How long does it take to improve focus at work?

Most people notice improvement within 2–4 weeks of consistently applying even one or two strategies — better sleep, daily short focus-training practice, or eliminating the biggest environmental block. The full compound effect of diet, exercise, practice, and structural workflow changes typically becomes apparent within 60–90 days.

Can a virtual assistant help me focus better at work?

Yes — and significantly. Research consistently shows that task-switching is one of the primary drivers of lost focus and productivity. A managed virtual executive assistant takes over the reactive, administrative layer of your work so you can protect larger blocks of uninterrupted time. At Prialto, members often describe the 60–90-day mark as the point at which this benefit really compounds: the assistant has learned your systems, preferences, and workflow well enough to handle most reactive tasks without any input from you.

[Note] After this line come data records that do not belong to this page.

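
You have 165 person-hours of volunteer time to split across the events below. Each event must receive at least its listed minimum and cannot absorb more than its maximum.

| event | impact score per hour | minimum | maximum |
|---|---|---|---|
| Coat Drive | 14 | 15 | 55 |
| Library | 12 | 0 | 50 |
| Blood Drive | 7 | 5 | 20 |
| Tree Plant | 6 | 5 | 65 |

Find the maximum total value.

1750

Meeting every minimum uses 15+0+5+5 = 25 person-hours, leaving 140.
Order the events by impact score per hour: Coat Drive 14 > Library 12 > Blood Drive 7 > Tree Plant 6.
Coat Drive takes 40 more to reach its cap of 55 ; 100 left.
Library: +50 to 50 (cap) ; 50 left.
Blood Drive takes 15 more to reach its cap of 20 ; 35 left.
Tree Plant: +35 (room for 60) → 40. Pool exhausted.
Total = 14×55 + 12×50 + 7×20 + 6×40 = 1750.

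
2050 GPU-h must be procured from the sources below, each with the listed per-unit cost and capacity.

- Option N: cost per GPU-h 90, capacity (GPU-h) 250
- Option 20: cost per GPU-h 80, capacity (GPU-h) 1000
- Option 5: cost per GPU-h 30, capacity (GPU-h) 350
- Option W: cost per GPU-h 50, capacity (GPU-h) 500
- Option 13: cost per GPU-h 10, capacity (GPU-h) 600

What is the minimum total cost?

Fill from the cheapest source first.
Take 600 from Option 13 at 10 → need 1450 more.
Option 5 at 30: take all 350 GPU-h → 1100 still needed.
Option W (50): use full 500 → 600 GPU-h to go.
Take 600 from Option 20 at 80 to finish.
Option N: unused.
Cost = 600×10 + 350×30 + 500×50 + 600×80 = 89500.

89500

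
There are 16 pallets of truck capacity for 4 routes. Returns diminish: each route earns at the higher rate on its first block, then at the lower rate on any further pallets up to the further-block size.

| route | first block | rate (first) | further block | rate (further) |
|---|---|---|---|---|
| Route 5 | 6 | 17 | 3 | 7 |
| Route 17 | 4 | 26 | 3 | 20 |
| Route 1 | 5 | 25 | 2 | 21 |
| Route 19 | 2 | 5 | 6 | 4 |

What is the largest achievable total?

365

Treat each block as its own option and order by rate: Route 17/first 26 > Route 1/first 25 > Route 1/second 21 > Route 17/second 20 > Route 5/first 17 > Route 5/second 7 > Route 19/first 5 > Route 19/second 4.
Fill Route 17 first block (4 at 26) — 12 left.
Route 1 first at 25: fill all 5 — 7 left.
Route 1/second (21): +2 — 5 left.
Fill Route 17 second block (3 at 20) — 2 left.
Route 5/first: +2 of 6 at 17; pool empty.
Total = 26×4 + 25×5 + 21×2 + 20×3 + 17×2 = 365.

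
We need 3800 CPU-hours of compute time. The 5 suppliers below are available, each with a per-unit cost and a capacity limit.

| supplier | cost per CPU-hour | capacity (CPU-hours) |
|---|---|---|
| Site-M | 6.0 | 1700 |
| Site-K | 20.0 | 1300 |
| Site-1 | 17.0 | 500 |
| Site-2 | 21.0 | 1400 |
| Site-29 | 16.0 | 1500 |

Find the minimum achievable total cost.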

What's the difference between a focus block and timeboxing?

A focus block is any protected window of time dedicated to a single task or category of work, free from interruptions. Timeboxing is a specific scheduling technique where you assign fixed time limits to tasks and commit to stopping when the time is up. Both are effective tools for improving focus at work — timeboxing adds a sense of constraint, which can be useful for tasks that tend to run over.